Ce dont Éric Dupont est le plus fier, c’est d’avoir été la bougie d’allumage du programme de dons planifiés Les Cent-Associés.

Éric Dupont: les dons planifiés, une voie d’avenir

Entrepreneur à succès, scientifique dans le secteur de la santé, Éric Dupont ne dirige plus d’entreprise, mais il s’adonne à ses passions dans cette nouvelle portion de sa vie active.

Outre les arts martiaux, le pilotage de son avion ou de son hélicoptère, entre les cours de musique et de chant, il met ses énergies dans la philanthropie.

«Je m’implique depuis 25 ans dans la philanthropie, explique-t-il. Au début, je donnais de mon temps. Par la suite, avec mes entreprises et les revenus qui augmentaient, je pouvais donner de l’argent. Avec le temps, la crédibilité se bâtit et les organisations me demandaient d’être président d’honneur pour des collectes de fonds.»

Au fil des ans, il estime avoir dépassé les 50 présidences d’honneur pour différentes causes, que ce soit les hôpitaux de la région de Québec, la fondation du cœur et bien d’autres encore. C’est d’ailleurs ce qu’il fera le 2 octobre avec Christine Michaud comme coprésident du cocktail-bénéfice de la Faculté de médecine de l’Université Laval.

«Avec des collègues, j’ai pu aider des fondations et des institutions à amasser des millions de dollars, relate-t-il. Mais il y a un quatrième type de philanthropie très important : la philanthropie planifiée. J’en ai fait mon cheval de bataille. C’est ce que j’ai fait il y a deux ans en annonçant que lèguerais 5 millions $ à huit causes qui me tiennent à cœur dont l’Université Laval, le Musée national des beaux-arts et quelques autres.»

Cent-associés

Ce dont il est le plus fier, c’est d’avoir été la bougie d’allumage du programme de dons planifiés Les Cent-Associés visant à réunir 100 donateurs qui verseront au moins un million de dollars dans un fonds au profit de futures générations d’étudiants.

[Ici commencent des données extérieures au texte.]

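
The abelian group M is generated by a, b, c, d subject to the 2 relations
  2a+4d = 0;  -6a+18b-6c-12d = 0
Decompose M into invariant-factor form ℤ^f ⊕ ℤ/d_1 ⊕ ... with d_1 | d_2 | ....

Answer: M ≅ ℤ^2 ⊕ ℤ/2 ⊕ ℤ/6

Derivation:
rank_ℚ(R)=2; free=4−2=2
SNF(R) diag = [2, 6] → torsion [2, 6]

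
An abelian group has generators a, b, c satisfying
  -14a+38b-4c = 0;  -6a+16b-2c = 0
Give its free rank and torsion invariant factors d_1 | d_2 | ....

Answer: M ≅ ℤ^1 ⊕ ℤ/2 ⊕ ℤ/2

Derivation:
rank_ℚ(R)=2; free=3−2=1
SNF(R) diag = [2, 2] → torsion [2, 2]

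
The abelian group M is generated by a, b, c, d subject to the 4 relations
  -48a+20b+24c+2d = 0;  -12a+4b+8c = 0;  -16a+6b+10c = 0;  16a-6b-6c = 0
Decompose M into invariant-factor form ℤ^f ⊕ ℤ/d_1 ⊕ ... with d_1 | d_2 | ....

rank_ℚ(R)=4; free=4−4=0
SNF(R) diag = [2, 2, 4, 4] → torsion [2, 2, 4, 4]

Answer: M ≅ ℤ/2 ⊕ ℤ/2 ⊕ ℤ/4 ⊕ ℤ/4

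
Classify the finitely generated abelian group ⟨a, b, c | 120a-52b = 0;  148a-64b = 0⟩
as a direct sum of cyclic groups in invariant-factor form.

rank_ℚ(R)=2; free=3−2=1
SNF(R) diag = [4, 4] → torsion [4, 4]

Answer: M ≅ ℤ^1 ⊕ ℤ/4 ⊕ ℤ/4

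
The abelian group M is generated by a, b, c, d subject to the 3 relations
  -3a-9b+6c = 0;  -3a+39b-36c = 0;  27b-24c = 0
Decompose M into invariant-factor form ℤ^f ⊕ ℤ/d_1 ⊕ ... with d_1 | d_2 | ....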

Il est convaincu que 100 donateurs, même plus, viendront dans l’organisation au point de dépasser les 100 millions espérés.

«J’aimerais que le million de dollars que je lèguerai à ma mort serve au développement de l’entrepreneuriat dans toutes les facultés de l’Université Laval. Nous sommes actuellement 25. Nous sommes comme les Cent-Associés du début de la colonie. Ils ont donné 1000 écus. Ces 1000 écus aujourd’hui valent aujourd’hui 1 million $.»

Il a aussi légué un autre million au fonds Alfred-Pellan pour les dons planifiés. Le fonds veut amasser 25 millions $ de cette manière dans les prochaines années.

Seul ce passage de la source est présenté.